/texttiling

Implementation of the TextTiling algorithm for CS187

Primary LanguagePython

  • Kevin Mu, Jonathan Miller, Stella Pantela, and Dianna Hu
  • CS187 - Computational Lingustics
  • Final Project (TextTiling) - Group Implementation
  • README

Setup Instructions


  1. If nltk is already installed, skip to step 5.

  2. Run "python ez_setup.py"

  3. Run (sudo) "easy_install pip"

  4. Run (sudo) "pip install -U nltk"

  5. Run "python", then type "import nltk"

  6. Type "nltk.download()". A new window should open, showing the nltk Downloader.

  7. Click the "corpora" tab.

  8. Select "Stopwords Corpus" (stopwords) and "WordNet" (wordnet), and click Download.

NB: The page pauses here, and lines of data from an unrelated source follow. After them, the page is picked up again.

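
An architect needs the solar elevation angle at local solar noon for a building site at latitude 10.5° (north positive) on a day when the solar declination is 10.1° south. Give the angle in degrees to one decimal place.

69.4°

At local solar noon the hour angle is zero, so the elevation is 90° − |φ − δ| = 90° − |10.5° − (-10.1°)| = 90° − 20.6° = 69.4°.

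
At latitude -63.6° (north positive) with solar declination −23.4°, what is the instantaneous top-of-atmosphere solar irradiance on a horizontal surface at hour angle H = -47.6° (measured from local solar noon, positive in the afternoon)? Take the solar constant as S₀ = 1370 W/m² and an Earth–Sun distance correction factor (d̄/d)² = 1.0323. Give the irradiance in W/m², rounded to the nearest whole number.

With φ = -63.6°, δ = -23.4°, H = -47.60°: sin φ sin δ = 0.3557, cos φ cos δ cos H = 0.2752, so cos θ_z = 0.6309.
Top-of-atmosphere irradiance = S₀ (d̄/d)² cos θ_z = 1370 × 1.0323 × 0.6309 = 892.25 W/m².

892 W/m²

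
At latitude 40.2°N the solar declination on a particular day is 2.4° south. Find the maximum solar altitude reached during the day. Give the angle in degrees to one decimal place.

47.4°

At local solar noon the hour angle is zero, so the elevation is 90° − |φ − δ| = 90° − |40.2° − (-2.4°)| = 90° − 42.6° = 47.4°.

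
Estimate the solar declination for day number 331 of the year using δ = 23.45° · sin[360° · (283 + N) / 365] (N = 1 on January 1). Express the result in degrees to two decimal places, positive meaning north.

360 × (283 + 331) / 365 = 605.589°; sin(605.589°) = -0.9106.
δ = 23.45 × -0.9106 = -21.354° ≈ -21.35°.

-21.35°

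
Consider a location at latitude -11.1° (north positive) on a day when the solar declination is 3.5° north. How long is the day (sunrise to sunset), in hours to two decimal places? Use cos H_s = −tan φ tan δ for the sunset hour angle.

11.91 hours

cos H_s = −tan(-11.1°) · tan(3.5°) = 0.0120, so H_s = arccos(0.0120) = 89.31°.
Day length = 2 H_s / 15° h⁻¹ = 178.62° / 15 = 11.908 h.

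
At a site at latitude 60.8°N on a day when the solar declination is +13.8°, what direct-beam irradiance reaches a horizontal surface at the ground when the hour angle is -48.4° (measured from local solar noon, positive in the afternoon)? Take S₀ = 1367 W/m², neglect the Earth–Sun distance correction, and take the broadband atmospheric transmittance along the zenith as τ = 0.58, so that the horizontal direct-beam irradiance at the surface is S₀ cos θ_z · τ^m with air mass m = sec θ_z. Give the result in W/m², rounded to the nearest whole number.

cos θ_z = sin φ sin δ + cos φ cos δ cos H = (0.8729)(0.2385) + (0.4879)(0.9711)(0.6639) = 0.5227.
Air mass m = 1/cos θ_z = 1/0.5227 = 1.913; τ^m = 0.58^1.913 = 0.3527.
Surface direct beam = 1367 × 0.5227 × 0.3527 = 252.02 W/m².

252 W/m²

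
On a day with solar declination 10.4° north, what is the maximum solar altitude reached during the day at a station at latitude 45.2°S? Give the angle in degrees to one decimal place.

At local solar noon the hour angle is zero, so the elevation is 90° − |φ − δ| = 90° − |-45.2° − (10.4°)| = 90° − 55.6° = 34.4°.

34.4°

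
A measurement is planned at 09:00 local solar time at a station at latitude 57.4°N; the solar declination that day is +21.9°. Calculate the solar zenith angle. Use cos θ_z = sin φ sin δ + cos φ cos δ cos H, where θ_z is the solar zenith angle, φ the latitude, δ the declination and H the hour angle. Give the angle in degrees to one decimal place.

Hour angle H = 15° × (9 − 12) = -45.00°.
cos θ_z = sin(57.4°) sin(21.9°) + cos(57.4°) cos(21.9°) cos(-45.00°) = 0.3142 + 0.3535 = 0.6677.
θ_z = arccos(0.6677) = 48.11°.

48.1°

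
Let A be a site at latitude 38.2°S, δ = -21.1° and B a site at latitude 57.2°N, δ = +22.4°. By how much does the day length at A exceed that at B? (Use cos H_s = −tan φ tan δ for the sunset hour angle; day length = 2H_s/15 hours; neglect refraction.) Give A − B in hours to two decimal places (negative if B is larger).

-2.94 h

A: H_s = arccos(−tan -38.2° · tan -21.1°) = 107.68°, so 2H_s/15 = 14.3573 h.
B: H_s = arccos(−tan 57.2° · tan 22.4°) = 129.76°, so 2H_s/15 = 17.3013 h.
A − B = 14.3573 − 17.3013 = -2.9440 h.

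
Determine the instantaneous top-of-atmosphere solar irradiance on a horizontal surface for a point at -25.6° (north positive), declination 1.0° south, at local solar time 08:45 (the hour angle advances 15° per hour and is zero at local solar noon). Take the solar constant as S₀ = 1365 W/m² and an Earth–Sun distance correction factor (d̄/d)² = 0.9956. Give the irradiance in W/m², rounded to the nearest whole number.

818 W/m²

Hour angle H = 15° × (8.75 − 12) = -48.75°.
cos θ_z = sin(-25.6°) sin(-1.0°) + cos(-25.6°) cos(-1.0°) cos(-48.75°) = 0.0075 + 0.5945 = 0.6020.
Top-of-atmosphere irradiance = S₀ (d̄/d)² cos θ_z = 1365 × 0.9956 × 0.6020 = 818.11 W/m².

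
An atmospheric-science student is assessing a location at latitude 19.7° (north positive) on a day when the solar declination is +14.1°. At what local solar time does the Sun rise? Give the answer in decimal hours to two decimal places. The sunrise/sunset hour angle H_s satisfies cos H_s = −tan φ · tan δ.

The sunset hour angle satisfies cos H_s = −tan φ tan δ = -0.0899, giving H_s = 95.16°.
Sunrise is at 12 − H_s/15 = 12 − 6.344 = 5.656 h local solar time.

5.66 h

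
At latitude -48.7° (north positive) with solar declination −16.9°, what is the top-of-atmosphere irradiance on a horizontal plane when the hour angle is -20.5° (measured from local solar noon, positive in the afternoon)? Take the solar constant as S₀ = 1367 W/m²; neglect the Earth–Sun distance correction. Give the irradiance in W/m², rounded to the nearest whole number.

1107 W/m²

cos θ_z = sin(-48.7°) sin(-16.9°) + cos(-48.7°) cos(-16.9°) cos(-20.50°) = 0.2184 + 0.5915 = 0.8099.
Top-of-atmosphere irradiance = S₀ cos θ_z = 1367 × 0.8099 = 1107.13 W/m².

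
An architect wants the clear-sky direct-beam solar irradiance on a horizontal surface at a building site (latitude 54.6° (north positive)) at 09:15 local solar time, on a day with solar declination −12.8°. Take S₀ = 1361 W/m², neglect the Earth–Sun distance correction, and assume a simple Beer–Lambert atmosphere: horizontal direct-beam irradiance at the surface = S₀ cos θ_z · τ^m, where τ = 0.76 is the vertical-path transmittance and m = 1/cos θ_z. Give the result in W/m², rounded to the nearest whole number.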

  9. Close the nltk downloader and exit python.


Running Instructions


  1. cd into the project directory

  2. Run: python texttiling.py a) The scores_outfile is the file where you want the results to be written

    e.g., python texttiling.py outfile.txt


Scraping Articles


  1. If you would like to scrape other articles using scraper.py, you can do that by first installing BeautifulSoup.
  2. Then change the 'seed' value in the main() function of scraper.py
  3. You can also adjust the number of articles you scrape (N).
  4. Run: python scraper.py
  5. Verify that the articles were correctly scraped and placed in the articles folder.